# Capcom to make Resident Evil lovable to teens again.



## Yagami1211 (Dec 27, 2013)

5.2 million Resident Evil 6 sales are great, says Cacpom. Its original sales target was 7 million.

"The main [Resident Evil] user group is now in their late-30s to 40s," says Capcom in a special report on the series' 17 years of success, "and the average age is also going up as the series goes on with an increasing possibility that some percentage of the existing users will outgrow games altogether." Change is needed, which is why Capcom's reaching out to people it wouldn't otherwise consider part of its traditional gaming market.

Placement in fashion magazines, opening theme restaurants and the much-loved Universal Halloween Horror Nights are three strategies Capcom pursues to keep the Resident Evil name alive. Get people who've never touched a controller, and perhaps never will, and you've rejuvenated the fan base, goes Capcom's logic.

"These collaborative events are opportunities to be enjoyed by non-gamers as well," Capcom says, "so it is important to plan them so that anyone can enjoy them and not aim them at a section of our core gamers."

It's all part of a global reach strategy. Capcom can't rely on consoles alone to spread its message, but even places that don't have a significant gaming market segment have movie screens, and with each movie released comes new Resident Evil fans. In fact, claims Capcom, the brand has such strong recognition that all it has to do is put Resident Evil in the title and Hollywood comes running.

But gamers don't come running. In the same article, Capcom boasts of 5.2 million global unit sales for Resident Evil 6, claiming it "succeeded in making its mark as a global title again." That ignores the game's original 7 million sales target, revised down to 6 million, a target that Capcom now admits it did not hit. That fiasco saw Capcom's net income plunge.

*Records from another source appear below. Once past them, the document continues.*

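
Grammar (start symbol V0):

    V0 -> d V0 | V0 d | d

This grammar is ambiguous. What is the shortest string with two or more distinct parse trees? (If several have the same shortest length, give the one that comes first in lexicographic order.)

d d

length 1: no string has ≥2 trees
length 2: d d has 2 parse trees

Two derivations of d d:
  V0 ⇒ d V0 ⇒ d d
  V0 ⇒ V0 d ⇒ d d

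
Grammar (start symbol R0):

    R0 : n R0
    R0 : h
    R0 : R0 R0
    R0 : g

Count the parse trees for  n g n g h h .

Parse trees for n g n g h h (showing first 6 of 23):
  [R0 n [R0 [R0 g] [R0 n [R0 [R0 g] [R0 [R0 h] [R0 h]]]]]]
  [R0 n [R0 [R0 g] [R0 n [R0 [R0 [R0 g] [R0 h]] [R0 h]]]]]
  [R0 n [R0 [R0 g] [R0 [R0 n [R0 g]] [R0 [R0 h] [R0 h]]]]]
  [R0 n [R0 [R0 g] [R0 [R0 n [R0 [R0 g] [R0 h]]] [R0 h]]]]
  [R0 n [R0 [R0 g] [R0 [R0 [R0 n [R0 g]] [R0 h]] [R0 h]]]]
  [R0 n [R0 [R0 [R0 g] [R0 n [R0 g]]] [R0 [R0 h] [R0 h]]]]

23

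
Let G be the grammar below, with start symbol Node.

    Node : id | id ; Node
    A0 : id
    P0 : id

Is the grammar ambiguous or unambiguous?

Unambiguous

(A0, P0 are unreachable from Node, so their rules don't affect L(Node).) Right-recursive list with a separator: after each atom, whether the separator follows determines the rule. One parse per string.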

Here's hoping Resident Evil 7 - or whatever it ends up being - doesn't have the same kind of "success." Capcom has said that gamers' response to Resident Evil 6 will be factored into its future releases; we shall see. "In the future, [Resident Evil] will discover new possibilities and progress as a title that can compete globally without disappointing any expectations," says Capcom. But a title as movie, as pop culture icon, or as game?


Source : 




So what can we expect from Capcom now ?


----------



## 8-Peacock-8 (Dec 27, 2013)

i want the terribad voice acting again.


----------



## dream (Dec 27, 2013)

> So what can we expect from Capcom now ?



Nothing but pure disaster.


----------



## The World (Dec 27, 2013)

> "and the average age is also going up as the series goes on with an increasing possibility that some percentage of the existing users will outgrow games altogether."



Keep burying your heads in the sand Capcom you fucking morons


----------



## Malvingt2 (Dec 27, 2013)

6.2 million for RE6? Smh.........


----------



## Linkofone (Dec 27, 2013)

> So what can we expect from Capcom now ?



Giant Plushy animals. 

Increased violence.


----------



## Malvingt2 (Dec 27, 2013)

First they said; they are going after CoD players and now this.

Just do the math guys.


----------



## the_notorious_Z.É. (Dec 27, 2013)

Capcom should just go bankrupt and sell their franchises to better game developers.


----------



## St. YatōKiri_Kilgharrah (Dec 27, 2013)

They should do what Marvel and Atlus do.

Make a shitload of spin offs


----------



## deathgod (Dec 27, 2013)

How about going back to the survival horror? They're never gonna get the CoD numbers by emulating them, so just focus on what made RE popular in the first place.


----------



## dream (Dec 27, 2013)

deathgod said:


> How about going back to the survival horror? They're never gonna get the CoD numbers by emulating them, so just focus on what made RE popular in the first place.



Capcom probably isn't wise enough to come to this conclusion.


----------



## bigduo209 (Dec 27, 2013)

I've never seen the word "cop-out" spread along so far into this many words.

Thank you Capcom, you made me lower my expectations far below rock-bottom.


----------



## SionBarsod (Dec 27, 2013)

Capcom gonna Capcom. I lost all faith in them coming back after hearing about what they're going to do with the profits from MH4. All that money and they invest most of it into mobile gaming.


----------



## Charlotte D. Kurisu (Dec 28, 2013)

How did RE4's gameplay, one of the best games period, kickstart this whole mess?

Cruelest of jokes.


----------